The text isn’t flashy but it answers the headline question very well, mostly by addressing the issues that would be uppermost in a potential buyer’s mind – despite their much vaunted green status, most hybrids are small, ugly, have feeble power outputs and are about as exciting as an episode of Coronation Street, so why would I want one?
Hmm, it turns out that this hybrid doesn’t look at all bad, is efficient, has more than 200 horsepower and is state-of-the-art. All according to Hyundai of course, but that would be just enough to make me think that I could live with one of these things, particularly if I was a Yank facing a petrol price that I could barely imagine a few years ago.

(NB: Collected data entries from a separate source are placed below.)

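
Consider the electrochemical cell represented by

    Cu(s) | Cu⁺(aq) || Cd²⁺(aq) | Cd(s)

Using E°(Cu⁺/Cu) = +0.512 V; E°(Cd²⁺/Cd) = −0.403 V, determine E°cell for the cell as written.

By convention the left-hand electrode in cell notation is the anode (oxidation) and the right-hand electrode is the cathode (reduction).
E°cell = E°(right) − E°(left) = −0.403 − (+0.512) = −0.915 V.
The negative sign shows that, as written, the cell would require an external voltage to drive the reaction.

−0.915 V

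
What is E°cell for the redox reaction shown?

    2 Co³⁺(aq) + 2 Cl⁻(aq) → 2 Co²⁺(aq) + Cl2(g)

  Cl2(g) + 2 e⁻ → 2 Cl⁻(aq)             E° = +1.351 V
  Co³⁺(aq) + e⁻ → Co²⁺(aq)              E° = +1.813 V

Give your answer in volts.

Co³⁺(aq) gains electrons, so the Co³⁺/Co²⁺ couple is the cathode; the Cl₂/Cl⁻ couple is the anode.
E°cell = E°(cathode) − E°(anode) = +1.813 − (+1.351) = +0.462 V.

+0.462 V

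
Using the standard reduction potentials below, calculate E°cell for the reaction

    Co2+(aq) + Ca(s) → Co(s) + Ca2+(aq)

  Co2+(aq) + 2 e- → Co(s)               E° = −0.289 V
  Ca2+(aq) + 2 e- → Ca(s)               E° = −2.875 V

+2.586 V

Co2+(aq) gains electrons, so the Co²⁺/Co couple is the cathode; the Ca²⁺/Ca couple is the anode.
E°cell = E°(cathode) − E°(anode) = −0.289 − (−2.875) = +2.586 V.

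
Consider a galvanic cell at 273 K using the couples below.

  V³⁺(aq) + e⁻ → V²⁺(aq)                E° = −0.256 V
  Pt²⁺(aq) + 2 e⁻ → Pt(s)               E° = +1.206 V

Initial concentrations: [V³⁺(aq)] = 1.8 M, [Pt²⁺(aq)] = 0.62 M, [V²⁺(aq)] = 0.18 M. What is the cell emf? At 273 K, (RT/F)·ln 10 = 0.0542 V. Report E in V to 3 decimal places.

+1.402 V

Pt²⁺/Pt is reduced (cathode, E° = +1.206 V) and V³⁺/V²⁺ is oxidized (anode).
The standard potential is +1.206 − (−0.256) = +1.462 V and the balanced reaction transfers n = 2 electrons.
The balanced reaction is Pt²⁺(aq) + 2 V²⁺(aq) → Pt(s) + 2 V³⁺(aq), so Q = [V³⁺(aq)]^2 / ([Pt²⁺(aq)]·[V²⁺(aq)]^2) = 161 and log Q = 2.208.
E = E° − (0.0542/n)·log Q = +1.462 − (0.0542/2)(2.208) = +1.402 V.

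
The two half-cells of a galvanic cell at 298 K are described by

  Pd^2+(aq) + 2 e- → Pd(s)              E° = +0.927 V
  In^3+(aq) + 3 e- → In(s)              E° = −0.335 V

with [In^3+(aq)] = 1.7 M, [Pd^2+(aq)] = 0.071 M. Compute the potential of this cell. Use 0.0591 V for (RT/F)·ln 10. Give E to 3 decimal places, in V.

Pd²⁺/Pd is reduced (cathode, E° = +0.927 V) and In³⁺/In is oxidized (anode).
E°cell = E°cat − E°an = +0.927 − (−0.335) = +1.262 V; n = 6.
The balanced reaction is 3 Pd^2+(aq) + 2 In(s) → 3 Pd(s) + 2 In^3+(aq), so Q = [In^3+(aq)]^2 / [Pd^2+(aq)]^3 = 8.07×10^3 and log Q = 3.907.
Applying E = E° − (RT ln10/nF)·log Q gives +1.262 − (0.0591/6)(3.907) = +1.224 V.

+1.224 V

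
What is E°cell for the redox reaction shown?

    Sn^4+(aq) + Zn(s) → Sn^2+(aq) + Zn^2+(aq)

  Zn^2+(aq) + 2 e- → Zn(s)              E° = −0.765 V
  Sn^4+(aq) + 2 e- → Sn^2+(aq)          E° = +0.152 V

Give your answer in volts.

Sn^4+(aq) gains electrons, so the Sn⁴⁺/Sn²⁺ couple is the cathode; the Zn²⁺/Zn couple is the anode.
E°cell = E°(cathode) − E°(anode) = +0.152 − (−0.765) = +0.917 V.
The positive value indicates the reaction is spontaneous as written.

+0.917 V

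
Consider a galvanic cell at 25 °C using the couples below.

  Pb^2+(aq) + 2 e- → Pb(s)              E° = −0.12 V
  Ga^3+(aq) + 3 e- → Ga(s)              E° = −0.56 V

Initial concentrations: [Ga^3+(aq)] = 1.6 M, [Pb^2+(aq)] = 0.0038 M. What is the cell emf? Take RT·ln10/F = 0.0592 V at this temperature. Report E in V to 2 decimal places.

+0.36 V

Since E°(Pb²⁺/Pb) > E°(Ga³⁺/Ga), Pb²⁺/Pb serves as the cathode.
E°cell = E°cat − E°an = −0.12 − (−0.56) = +0.44 V; n = 6.
For the overall reaction 3 Pb^2+(aq) + 2 Ga(s) → 3 Pb(s) + 2 Ga^3+(aq), Q = [Ga^3+(aq)]^2 / [Pb^2+(aq)]^3 = 4.67×10^7, giving log Q = 7.669.
By the Nernst equation, E = +0.44 − (0.0592/6)·(7.669) = +0.36 V.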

So it’s an eye-catching ad that stood out in a 176-page magazine that’s absolutely brimming with ads competing for my attention. The visuals and headline got me interested enough to read the copy, and the copy methodically took me through the reasons to allow a hybrid into my life. Yes, Hyundai’s ad interrupted me but I don’t resent that intrusion in this case because it’s a good ad.

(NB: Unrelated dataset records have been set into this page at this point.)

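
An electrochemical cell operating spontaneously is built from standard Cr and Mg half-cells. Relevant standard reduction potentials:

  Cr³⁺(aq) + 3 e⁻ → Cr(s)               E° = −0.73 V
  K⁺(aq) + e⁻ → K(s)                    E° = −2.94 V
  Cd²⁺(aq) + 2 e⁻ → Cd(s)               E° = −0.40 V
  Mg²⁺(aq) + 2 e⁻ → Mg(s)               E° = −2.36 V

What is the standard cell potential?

+1.63 V

The Cr³⁺/Cr couple has the higher E°, so Cr ion is reduced (cathode) and Mg is oxidized (anode).
E°cell = E°(cathode) − E°(anode) = −0.73 − (−2.36) = +1.63 V.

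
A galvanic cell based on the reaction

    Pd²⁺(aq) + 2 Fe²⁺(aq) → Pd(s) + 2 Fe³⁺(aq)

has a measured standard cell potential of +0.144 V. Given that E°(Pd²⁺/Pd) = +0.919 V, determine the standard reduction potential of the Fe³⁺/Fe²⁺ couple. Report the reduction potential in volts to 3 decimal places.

In the reaction as written the Pd²⁺/Pd couple is reduced (cathode) and Fe³⁺/Fe²⁺ is oxidized (anode), so E°cell = E°(Pd²⁺/Pd) − E°(Fe³⁺/Fe²⁺).
E°(Fe³⁺/Fe²⁺) = E°(cathode) − E°cell = +0.919 − (+0.144) = +0.775 V.

+0.775 V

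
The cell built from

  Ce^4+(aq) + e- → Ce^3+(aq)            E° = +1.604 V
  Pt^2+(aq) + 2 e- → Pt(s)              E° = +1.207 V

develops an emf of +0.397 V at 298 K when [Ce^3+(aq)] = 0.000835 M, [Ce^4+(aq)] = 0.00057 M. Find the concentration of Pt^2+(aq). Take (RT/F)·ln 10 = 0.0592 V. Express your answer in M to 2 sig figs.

The Ce⁴⁺/Ce³⁺ couple has the larger reduction potential, so it is the cathode: E°cell = +1.604 − (+1.207) = +0.397 V and n = 2.
From the Nernst equation, log Q = n(E° − E)/0.0592 = 2·(+0.397 − (+0.397))/0.0592 = 0.000.
For 2 Ce^4+(aq) + Pt(s) → 2 Ce^3+(aq) + Pt^2+(aq), the reaction quotient is Q = ([Ce^3+(aq)]^2·[Pt^2+(aq)]) / [Ce^4+(aq)]^2.
Isolating [Pt^2+(aq)] in Q = 10^{0.000} yields log [Pt^2+(aq)] = −0.332, i.e. 0.47 M.

0.47 M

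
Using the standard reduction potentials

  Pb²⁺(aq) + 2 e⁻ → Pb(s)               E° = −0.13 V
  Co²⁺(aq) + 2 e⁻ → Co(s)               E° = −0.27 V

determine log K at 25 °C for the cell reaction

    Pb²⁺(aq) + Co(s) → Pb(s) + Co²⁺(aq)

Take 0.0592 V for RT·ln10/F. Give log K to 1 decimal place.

The Pb²⁺/Pb couple is reduced (cathode); E°cell = −0.13 − (−0.27) = +0.14 V with n = 2.
At equilibrium E = 0, so log K = nE°cell / 0.0592 = (2)(+0.14) / 0.0592 = 4.7.

log K = 4.7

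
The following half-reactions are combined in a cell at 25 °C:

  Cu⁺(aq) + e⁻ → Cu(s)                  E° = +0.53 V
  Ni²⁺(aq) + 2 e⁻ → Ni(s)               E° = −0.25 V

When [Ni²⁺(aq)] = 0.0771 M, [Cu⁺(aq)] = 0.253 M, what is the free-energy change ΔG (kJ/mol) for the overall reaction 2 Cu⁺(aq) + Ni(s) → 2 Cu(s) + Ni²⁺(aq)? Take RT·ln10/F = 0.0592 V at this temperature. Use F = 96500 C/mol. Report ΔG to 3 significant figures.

E°cell = +0.53 − (−0.25) = +0.78 V; the balanced reaction transfers n = 2 electrons.
Here Q = [Ni²⁺(aq)] / [Cu⁺(aq)]^2 = 1.2 (log Q = 0.081), giving E = +0.78 − (0.0592/2)·(0.081) = +0.7776 V.
Then ΔG = −nFE = −2 × 96500 × +0.7776 J/mol = −150 kJ/mol.

−150 kJ/mol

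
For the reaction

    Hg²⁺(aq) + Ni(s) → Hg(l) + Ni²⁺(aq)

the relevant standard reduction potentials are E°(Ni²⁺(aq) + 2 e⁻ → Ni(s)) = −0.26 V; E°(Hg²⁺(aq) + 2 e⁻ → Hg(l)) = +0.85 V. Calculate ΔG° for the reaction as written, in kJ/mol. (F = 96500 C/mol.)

In the reaction as written Hg²⁺(aq) is reduced, so the Hg²⁺/Hg couple is the cathode and Ni²⁺/Ni is the anode.
E°cell = +0.85 − (−0.26) = +1.11 V; balancing electrons gives n = 2.
ΔG° = −nFE°cell = −(2)(96500)(+1.11) J/mol = −214 kJ/mol.

−214 kJ/mol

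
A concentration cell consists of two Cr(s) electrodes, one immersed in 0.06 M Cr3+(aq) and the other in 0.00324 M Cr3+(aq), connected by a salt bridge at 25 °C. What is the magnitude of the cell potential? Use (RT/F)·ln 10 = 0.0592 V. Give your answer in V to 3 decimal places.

For a concentration cell E°cell = 0, since both electrodes use the same couple.
The compartment with the higher Cr3+(aq) concentration (0.06 M) acts as the cathode; ions are reduced there and produced at the dilute (0.00324 M) anode.
With n = 3, Ecell = −(0.0592/3)·log([dilute]/[conc]) = −(0.0592/3)·log(0.00324/0.06) = +0.025 V.

0.025 V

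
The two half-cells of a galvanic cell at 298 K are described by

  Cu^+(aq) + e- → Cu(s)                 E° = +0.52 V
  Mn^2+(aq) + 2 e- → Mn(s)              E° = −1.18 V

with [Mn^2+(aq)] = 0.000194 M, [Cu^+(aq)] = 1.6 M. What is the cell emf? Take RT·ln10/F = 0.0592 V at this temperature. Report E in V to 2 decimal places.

+1.82 V

Cu⁺/Cu is reduced (cathode, E° = +0.52 V) and Mn²⁺/Mn is oxidized (anode).
The standard potential is +0.52 − (−1.18) = +1.70 V and the balanced reaction transfers n = 2 electrons.
For the overall reaction 2 Cu^+(aq) + Mn(s) → 2 Cu(s) + Mn^2+(aq), Q = [Mn^2+(aq)] / [Cu^+(aq)]^2 = 7.58×10^−5, giving log Q = −4.120.
Applying E = E° − (RT ln10/nF)·log Q gives +1.70 − (0.0592/2)(−4.120) = +1.82 V.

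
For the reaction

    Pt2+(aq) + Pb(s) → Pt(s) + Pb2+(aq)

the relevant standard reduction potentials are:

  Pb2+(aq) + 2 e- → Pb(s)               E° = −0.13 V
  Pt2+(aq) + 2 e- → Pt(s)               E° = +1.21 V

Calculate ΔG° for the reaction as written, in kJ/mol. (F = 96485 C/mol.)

In the reaction as written Pt2+(aq) is reduced, so the Pt²⁺/Pt couple is the cathode and Pb²⁺/Pb is the anode.
E°cell = +1.21 − (−0.13) = +1.34 V; balancing electrons gives n = 2.
ΔG° = −nFE°cell = −(2)(96485)(+1.34) J/mol = −259 kJ/mol.

−259 kJ/mol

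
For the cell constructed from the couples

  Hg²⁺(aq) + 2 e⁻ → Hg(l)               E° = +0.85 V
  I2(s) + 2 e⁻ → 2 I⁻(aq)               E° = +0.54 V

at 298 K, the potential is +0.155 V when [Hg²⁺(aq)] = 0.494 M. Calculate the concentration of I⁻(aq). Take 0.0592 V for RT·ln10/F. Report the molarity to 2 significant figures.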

Onto the bad then, perhaps even the ugly if you want to be harsh. This DPS from the December 2011 issue is a “custom advertorial spread” according to Esquire.
It’s for Casio’s Edifice range of watches and it’s one of those celebrity ads that we railed against here. Walton Goggins? Seriously? I’ve got nothing against Walton, he was excellent as Shane Vendrell in all seven seasons of The Shield, and although I haven’t seen his more recent Justified series, I suppose it must be doing okay seeing as it’s heading for its fourth season (that’s no guarantee of quality I know).

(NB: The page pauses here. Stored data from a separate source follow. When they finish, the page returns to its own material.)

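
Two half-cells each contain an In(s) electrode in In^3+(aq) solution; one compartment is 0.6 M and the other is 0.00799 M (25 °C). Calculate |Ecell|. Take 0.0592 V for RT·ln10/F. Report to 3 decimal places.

For a concentration cell E°cell = 0, since both electrodes use the same couple.
The compartment with the higher In^3+(aq) concentration (0.6 M) acts as the cathode; ions are reduced there and produced at the dilute (0.00799 M) anode.
With n = 3, Ecell = −(0.0592/3)·log([dilute]/[conc]) = −(0.0592/3)·log(0.00799/0.6) = +0.037 V.

0.037 V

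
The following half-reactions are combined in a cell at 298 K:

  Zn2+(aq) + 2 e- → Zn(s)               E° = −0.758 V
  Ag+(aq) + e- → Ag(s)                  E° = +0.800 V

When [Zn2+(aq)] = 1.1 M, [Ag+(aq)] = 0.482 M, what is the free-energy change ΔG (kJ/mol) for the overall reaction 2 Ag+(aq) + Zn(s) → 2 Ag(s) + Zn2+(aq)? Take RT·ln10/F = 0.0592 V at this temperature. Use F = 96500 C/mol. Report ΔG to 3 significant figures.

E°cell = +0.800 − (−0.758) = +1.558 V; the balanced reaction transfers n = 2 electrons.
The reaction quotient is [Zn2+(aq)] / [Ag+(aq)]^2 = 4.73; by Nernst, E = +1.558 − (0.0592/2)(0.675) = +1.5380 V.
ΔG = −nFE = −(2)(96500)(+1.5380) J/mol = −297 kJ/mol.

−297 kJ/mol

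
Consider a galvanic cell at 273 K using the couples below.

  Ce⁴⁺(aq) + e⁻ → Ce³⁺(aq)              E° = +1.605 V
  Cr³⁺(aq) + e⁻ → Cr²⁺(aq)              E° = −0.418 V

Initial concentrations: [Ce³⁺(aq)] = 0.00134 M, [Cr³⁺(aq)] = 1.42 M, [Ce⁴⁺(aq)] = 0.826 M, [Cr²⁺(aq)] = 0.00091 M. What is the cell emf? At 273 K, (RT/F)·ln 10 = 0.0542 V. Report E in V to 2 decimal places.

Since E°(Ce⁴⁺/Ce³⁺) > E°(Cr³⁺/Cr²⁺), Ce⁴⁺/Ce³⁺ serves as the cathode.
E°cell = +1.605 − (−0.418) = +2.023 V, with n = 1 electron transferred.
The balanced reaction is Ce⁴⁺(aq) + Cr²⁺(aq) → Ce³⁺(aq) + Cr³⁺(aq), so Q = ([Ce³⁺(aq)]·[Cr³⁺(aq)]) / ([Ce⁴⁺(aq)]·[Cr²⁺(aq)]) = 2.53 and log Q = 0.403.
By the Nernst equation, E = +2.023 − (0.0542/1)·(0.403) = +2.00 V.

+2.00 V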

The ad itself just makes no sense to me. Take an actor whose best-known role was in an intense dramatic series that had him killing his wife and young son before topping himself and then make an advert about him being a new father. That seems incredibly incongruous to me. Then instead of showing him with the child mentioned in the headline, the creative team used a photo that has him in a dark garage looking less than warm and friendly; downright sinister in fact.
Compounding these strange choices, is that headline, which states: “Being a new father, I’ve never been more acutely aware of the ephemeral nature of time. It’s so precious.” The ephemeral nature of time? You’ve got to be kidding me! By the way, the sub headline mentions that Walton is reprising his role in Justified, where he plays “a character as wise as he is violent and unpredictable.” Good golly Miss Molly, that’s just got to be helpful when it comes to selling watches.
Which brings us to the watch itself, complete with fourteen-character product code. It’s a tough looking watch, the kind a man’s man might wear, albeit not one of Casio’s ultra-rugged G-Shock range. What’s the tie in between the celebrity and the watch? He’s a new father. Oh that’s perfect, let’s run with it.
Actually Casio and Esquire, let’s not. This is nothing more than a random celebrity endorsing a random product and that’s just weak. There’s not even a logical tie in. Even the associated video makes no sense; is it about wasting time? Being bored perhaps? At least have him roar out of the garage in the car, and make me feel like my 1:18 wasn't entirely wasted like his was.
The Justified character is an action man from the South, so have him diving out of an exploding shack into a pond full of alligators while wearing an unstoppable G-Shock watch. This treatment would be obvious and not even remotely clever but it would be more logical than this creepy effort, ephemeral nature of time notwithstanding.